Background: Pediatric liver transplantation (LT) is strongly associated with increased intraoperative blood transfusion requirement and postoperative morbidity and mortality. In the present study, we aimed to assess the risk factors associated with massive transfusion in pediatric LT, and examined the effect of massive transfusion on the postoperative outcomes.
Methods: We enrolled pediatric patients who underwent LT between December 1994 and June 2015. Massive transfusion was defined as the administration of red blood cells ≥100% of the total blood volume during LT. The cases of pediatric LT were assigned to the massive transfusion or no-massive transfusion (administration of red blood cells <100% of the total blood volume during LT) group.

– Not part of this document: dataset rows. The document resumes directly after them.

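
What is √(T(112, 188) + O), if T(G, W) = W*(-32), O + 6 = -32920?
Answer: I*√38942 ≈ 197.34*I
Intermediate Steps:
O = -32926 (O = -6 - 32920 = -32926)
T(G, W) = -32*W
√(T(112, 188) + O) = √(-32*188 - 32926) = √(-6016 - 32926) = √(-38942) = I*√38942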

Univariate and multivariate logistic regression analyses were performed to evaluate the risk factors associated with massive transfusion in pediatric LT. Kaplan-Meier survival analysis, with the log rank test, was used to compare graft and patient survival within 6 months after pediatric LT between the 2 groups.
Results: The total number of LT was 112 (45.0%) and 137 (55.0%) in the no-massive transfusion and massive transfusion groups, respectively. Multivariate logistic regression analysis indicated that high white blood cell (WBC) count, low platelet count, and cadaveric donors were significant predictive factors of massive transfusion during pediatric LT. The graft failure rate within 6 months in the massive transfusion group tended to be higher than that in the no-massive transfusion group (6.6% vs. 1.8%, P = 0.068). However, the patient mortality rate within 6 months did not differ significantly between the massive transfusion and no-massive transfusion groups (7.3% vs. 7.1%, P = 0.964).
Conclusion: Massive transfusion during pediatric LT is significantly associated with a high WBC count, low platelet count, and cadaveric donor. This finding can provide a better understanding of perioperative blood transfusion management in pediatric LT recipients.
Keywords: pediatric liver transplantation, massive transfusion, risk factors.